Haz que mi fe no sea solo de palabras. Que dé frutos de bondad, de misericordia y de perdón. Que quienes me encuentren puedan descubrir, a través de mi vida, que Tú habitas en mi corazón.

Cuando lleguen las tormentas, no permitas que me aparte de Ti. Recuérdame que la verdadera seguridad no está en mis fuerzas, sino en tu amor fiel.

María, Madre de la Iglesia, enséñame a escuchar la Palabra y a guardarla en el corazón para hacer siempre la voluntad del Padre. Amén.

Desde mi parroquia, por el párroco
D. Juan Carlos Medina Medina

12 de septiembre de 2026

MIRAR COMO TÚ, SEÑOR

Señor, ayúdame a reconocer mi propia ceguera: las veces que juzgo rápido y me examino poco, las veces que veo con lupa el defecto ajeno y paso por alto la viga que cargo yo mismo.

Dame ojos limpios, Señor, para mirar a los demás con misericordia antes que con crítica.

Enséñame a corregir primero mi propio corazón, para que mi vida pueda de verdad guiar a otros hacia ti.

Que no me conforme con ser discípulo a medias, sino que, poco a poco, me vaya pareciendo a mi Maestro: manso, honesto conmigo mismo y lleno de compasión hacia los demás. Amén.

Desde mi parroquia, por el párroco
D. Juan Carlos Medina Medina

11 de septiembre de 2026

CORAZÓN MISERICORDIOSO

Señor Jesús, Tú nos pides algo que va contra nuestra naturaleza: amar a quienes nos hacen daño, bendecir a quienes nos maldicen, orar por quienes nos ofenden. Reconozco que esto es difícil, y que solo con tu gracia puedo intentarlo.

Ayúdame a soltar el rencor que cargo en el corazón. Dame la fuerza para responder al mal con bien, para no devolver ofensa por ofensa y para tratar a los demás como quisiera que me trataran a mí.

Enséñame a ser misericordioso, como tú eres misericordioso conmigo. Que no juzgue con dureza, que no condene con facilidad, sino que perdone con la misma generosidad con la que tú me perdonas cada día.

Que mi corazón sea generoso al dar, sin esperar nada a cambio. Transforma mi manera de amar, Señor, para que sea un reflejo de tu amor incondicional. Que hoy pueda ser instrumento de tu paz para alguien que lo necesita, incluso si esa persona no lo merece a mis ojos.

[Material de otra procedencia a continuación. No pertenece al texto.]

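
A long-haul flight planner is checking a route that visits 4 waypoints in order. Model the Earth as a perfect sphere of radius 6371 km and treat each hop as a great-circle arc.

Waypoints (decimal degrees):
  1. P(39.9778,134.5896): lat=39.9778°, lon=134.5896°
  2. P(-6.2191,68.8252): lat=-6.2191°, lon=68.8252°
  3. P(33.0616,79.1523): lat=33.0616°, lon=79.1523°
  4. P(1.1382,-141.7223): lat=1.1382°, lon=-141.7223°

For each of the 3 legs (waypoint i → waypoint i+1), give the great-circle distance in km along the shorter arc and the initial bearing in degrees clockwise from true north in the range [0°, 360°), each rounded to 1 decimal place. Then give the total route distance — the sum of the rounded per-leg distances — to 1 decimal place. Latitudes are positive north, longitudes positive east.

Leg 1: dist=8443.1 km, bearing=249.2°
Leg 2: dist=4501.9 km, bearing=13.4°
Leg 3: dist=14290.5 km, bearing=56.7°
Total: 27235.5 km

Leg 1: φ1=0.6977442, φ2=-0.1085438, Δφ=-0.8062880, Δλ=-1.1478053 rad; a=sin²(Δφ/2)+cosφ1·cosφ2·sin²(Δλ/2)=0.3784485709; c=2·atan2(√a, √(1-a))=1.325232930; dist=6371·c=8443.059 ≈ 8443.1 km; running total=8443.1 km
Leg 1 bearing: y=sinΔλ·cosφ2=-0.90649883, x=cosφ1·sinφ2-sinφ1·cosφ2·cosΔλ=-0.34519687; θ=atan2(y, x)=-110.8469° <0 so +360° → 249.1531° ≈ 249.2°
Leg 2: φ1=-0.1085438, φ2=0.5770338, Δφ=0.6855775, Δλ=0.1802419 rad; a=sin²(Δφ/2)+cosφ1·cosφ2·sin²(Δλ/2)=0.1197216254; c=2·atan2(√a, √(1-a))=0.706626143; dist=6371·c=4501.915 ≈ 4501.9 km; running total=12945.0 km
Leg 2 bearing: y=sinΔλ·cosφ2=0.15024137, x=cosφ1·sinφ2-sinφ1·cosφ2·cosΔλ=0.63164940; θ=atan2(y, x)=13.3795° ≈ 13.4°
Leg 3: φ1=0.5770338, φ2=0.0198653, Δφ=-0.5571684, Δλ=-3.8549890 rad; a=sin²(Δφ/2)+cosφ1·cosφ2·sin²(Δλ/2)=0.8113753134; c=2·atan2(√a, √(1-a))=2.243049668; dist=6371·c=14290.469 ≈ 14290.5 km; running total=27235.5 km
Leg 3 bearing: y=sinΔλ·cosφ2=0.65427655, x=cosφ1·sinφ2-sinφ1·cosφ2·cosΔλ=0.42907325; θ=atan2(y, x)=56.7432° ≈ 56.7°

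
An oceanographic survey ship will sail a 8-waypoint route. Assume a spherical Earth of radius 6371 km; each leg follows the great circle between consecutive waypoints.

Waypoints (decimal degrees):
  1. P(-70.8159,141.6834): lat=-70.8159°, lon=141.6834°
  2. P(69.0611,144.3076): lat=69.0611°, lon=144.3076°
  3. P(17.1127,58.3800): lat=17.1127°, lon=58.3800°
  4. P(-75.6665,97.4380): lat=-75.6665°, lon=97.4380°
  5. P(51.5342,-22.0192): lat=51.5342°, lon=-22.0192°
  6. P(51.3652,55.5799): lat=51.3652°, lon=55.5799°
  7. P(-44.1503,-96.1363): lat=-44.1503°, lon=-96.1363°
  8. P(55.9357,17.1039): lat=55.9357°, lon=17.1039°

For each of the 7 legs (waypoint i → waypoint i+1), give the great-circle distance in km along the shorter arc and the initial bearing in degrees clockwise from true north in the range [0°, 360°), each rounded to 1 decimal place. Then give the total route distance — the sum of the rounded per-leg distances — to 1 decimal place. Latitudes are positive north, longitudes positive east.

Leg 1: φ1=-1.2359706, φ2=1.2053436, Δφ=2.4413142, Δλ=0.0458009 rad; a=sin²(Δφ/2)+cosφ1·cosφ2·sin²(Δλ/2)=0.8823929611; c=2·atan2(√a, √(1-a))=2.441505320; dist=6371·c=15554.830 ≈ 15554.8 km; running total=15554.8 km
Leg 1 bearing: y=sinΔλ·cosφ2=0.01636226, x=cosφ1·sinφ2-sinφ1·cosφ2·cosΔλ=0.64407668; θ=atan2(y, x)=1.4552° ≈ 1.5°
Leg 2: φ1=1.2053436, φ2=0.2986730, Δφ=-0.9066706, Δλ=-1.4997195 rad; a=sin²(Δφ/2)+cosφ1·cosφ2·sin²(Δλ/2)=0.3504618762; c=2·atan2(√a, √(1-a))=1.267071881; dist=6371·c=8072.515 ≈ 8072.5 km; running total=23627.3 km
Leg 2 bearing: y=sinΔλ·cosφ2=-0.95331471, x=cosφ1·sinφ2-sinφ1·cosφ2·cosΔλ=0.04176684; θ=atan2(y, x)=-87.4913° <0 so +360° → 272.5087° ≈ 272.5°
Leg 3: φ1=0.2986730, φ2=-1.3206296, Δφ=-1.6193025, Δλ=0.6816907 rad; a=sin²(Δφ/2)+cosφ1·cosφ2·sin²(Δλ/2)=0.5506832184; c=2·atan2(√a, √(1-a))=1.672337164; dist=6371·c=10654.460 ≈ 10654.5 km; running total=34281.8 km
Leg 3 bearing: y=sinΔλ·cosφ2=0.15599272, x=cosφ1·sinφ2-sinφ1·cosφ2·cosΔλ=-0.98254319; θ=atan2(y, x)=170.9788° ≈ 171.0°
Leg 4: φ1=-1.3206296, φ2=0.8994415, Δφ=2.2200710, Δλ=-2.0849215 rad; a=sin²(Δφ/2)+cosφ1·cosφ2·sin²(Δλ/2)=0.9171690974; c=2·atan2(√a, √(1-a))=2.557727472; dist=6371·c=16295.282 ≈ 16295.3 km; running total=50577.1 km
Leg 4 bearing: y=sinΔλ·cosφ2=-0.54163115, x=cosφ1·sinφ2-sinφ1·cosφ2·cosΔλ=-0.10254500; θ=atan2(y, x)=-100.7207° <0 so +360° → 259.2793° ≈ 259.3°
Leg 5: φ1=0.8994415, φ2=0.8964919, Δφ=-0.0029496, Δλ=1.3543598 rad; a=sin²(Δφ/2)+cosφ1·cosφ2·sin²(Δλ/2)=0.1524889067; c=2·atan2(√a, √(1-a))=0.802345568; dist=6371·c=5111.744 ≈ 5111.7 km; running total=55688.8 km
Leg 5 bearing: y=sinΔλ·cosφ2=0.60978729, x=cosφ1·sinφ2-sinφ1·cosφ2·cosΔλ=0.38092469; θ=atan2(y, x)=58.0076° ≈ 58.0°
Leg 6: φ1=0.8964919, φ2=-0.7705681, Δφ=-1.6670600, Δλ=-2.6479472 rad; a=sin²(Δφ/2)+cosφ1·cosφ2·sin²(Δλ/2)=0.9692989662; c=2·atan2(√a, √(1-a))=2.789340094; dist=6371·c=17770.886 ≈ 17770.9 km; running total=73459.7 km
Leg 6 bearing: y=sinΔλ·cosφ2=-0.33998680, x=cosφ1·sinφ2-sinφ1·cosφ2·cosΔλ=0.05867620; θ=atan2(y, x)=-80.2081° <0 so +360° → 279.7919° ≈ 279.8°
Leg 7: φ1=-0.7705681, φ2=0.9762621, Δφ=1.7468302, Δλ=1.9764143 rad; a=sin²(Δφ/2)+cosφ1·cosφ2·sin²(Δλ/2)=0.8678029435; c=2·atan2(√a, √(1-a))=2.397356991; dist=6371·c=15273.561 ≈ 15273.6 km; running total=88733.3 km
Leg 7 bearing: y=sinΔλ·cosφ2=0.51467384, x=cosφ1·sinφ2-sinφ1·cosφ2·cosΔλ=0.44044843; θ=atan2(y, x)=49.4437° ≈ 49.4°

Leg 1: dist=15554.8 km, bearing=1.5°
Leg 2: dist=8072.5 km, bearing=272.5°
Leg 3: dist=10654.5 km, bearing=171.0°
Leg 4: dist=16295.3 km, bearing=259.3°
Leg 5: dist=5111.7 km, bearing=58.0°
Leg 6: dist=17770.9 km, bearing=279.8°
Leg 7: dist=15273.6 km, bearing=49.4°
Total: 88733.3 km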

Amén.

Desde mi parroquia, por el párroco
D. Juan Carlos Medina Medina

10 de septiembre de 2026

BIENAVENTURANZAS

Señor Jesús, Tú que en el monte llamaste bienaventurados a los pobres, a los que tienen hambre, a los que lloran y a los que son rechazados por tu nombre, ayúdame a mirar la vida con tus ojos y no con los del mundo.

Enséñame a no poner mi seguridad en lo que tengo, ni mi alegría en lo que otros piensan de mí, ni mi paz en estar siempre satisfecho.

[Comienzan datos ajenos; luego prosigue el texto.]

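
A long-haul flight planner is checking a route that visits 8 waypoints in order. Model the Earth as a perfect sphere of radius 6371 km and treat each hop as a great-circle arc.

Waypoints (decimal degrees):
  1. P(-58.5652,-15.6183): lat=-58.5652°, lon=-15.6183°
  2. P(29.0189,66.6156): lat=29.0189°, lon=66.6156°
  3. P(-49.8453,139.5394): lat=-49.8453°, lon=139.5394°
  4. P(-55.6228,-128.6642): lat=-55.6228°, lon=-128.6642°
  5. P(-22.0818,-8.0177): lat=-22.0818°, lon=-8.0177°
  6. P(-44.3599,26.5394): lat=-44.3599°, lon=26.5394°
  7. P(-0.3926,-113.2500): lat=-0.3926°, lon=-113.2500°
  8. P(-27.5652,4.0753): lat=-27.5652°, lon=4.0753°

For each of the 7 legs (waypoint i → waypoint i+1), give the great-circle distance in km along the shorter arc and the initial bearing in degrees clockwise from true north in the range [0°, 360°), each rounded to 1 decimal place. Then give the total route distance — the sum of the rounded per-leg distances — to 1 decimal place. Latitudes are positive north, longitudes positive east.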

Recuérdame que tu Reino pertenece a los que se saben necesitados de ti, y que la verdadera dicha no está en la abundancia ni en el aplauso fácil, sino en un corazón confiado en tu providencia.

Dame fuerza para sostener a los que sufren, para acompañar a los que lloran y para no avergonzarme de seguirte aunque eso traiga incomprensión o rechazo. Que no busque las riquezas, los halagos o la comodidad como metas de mi vida, sino que ponga mi confianza solo en ti.

Convierte mi corazón, Señor, para que viva según tus bienaventuranzas y no según las promesas vacías de este mundo.

Amén.

Desde mi parroquia, por el párroco
D. Juan Carlos Medina Medina

9 de septiembre de 2026

ORACIÓN NTRA. SRA. DEL PINO

¡Felicidades, Madre! Felicidades por Ti, por tu nacimiento.

Felicidades, Madre, porque creciste en el oscuro camino de la fe.

Felicidades, Virgen peregrina, porque nos enseñas la ruta de la santidad.

Felicidades, Madre, porque un día naciste como cualquiera de nosotros y, sin embargo de Ti nacería el Salvador del mundo.

Felicidades por estar siempre atenta a la palabra del Señor.

Felicidades porque tu vida fue un Si a la voluntad de Dios.

Felicidades, María, porque eres la Madre de Dios.

Feliz soy yo también por tenerte como Madre. Amén.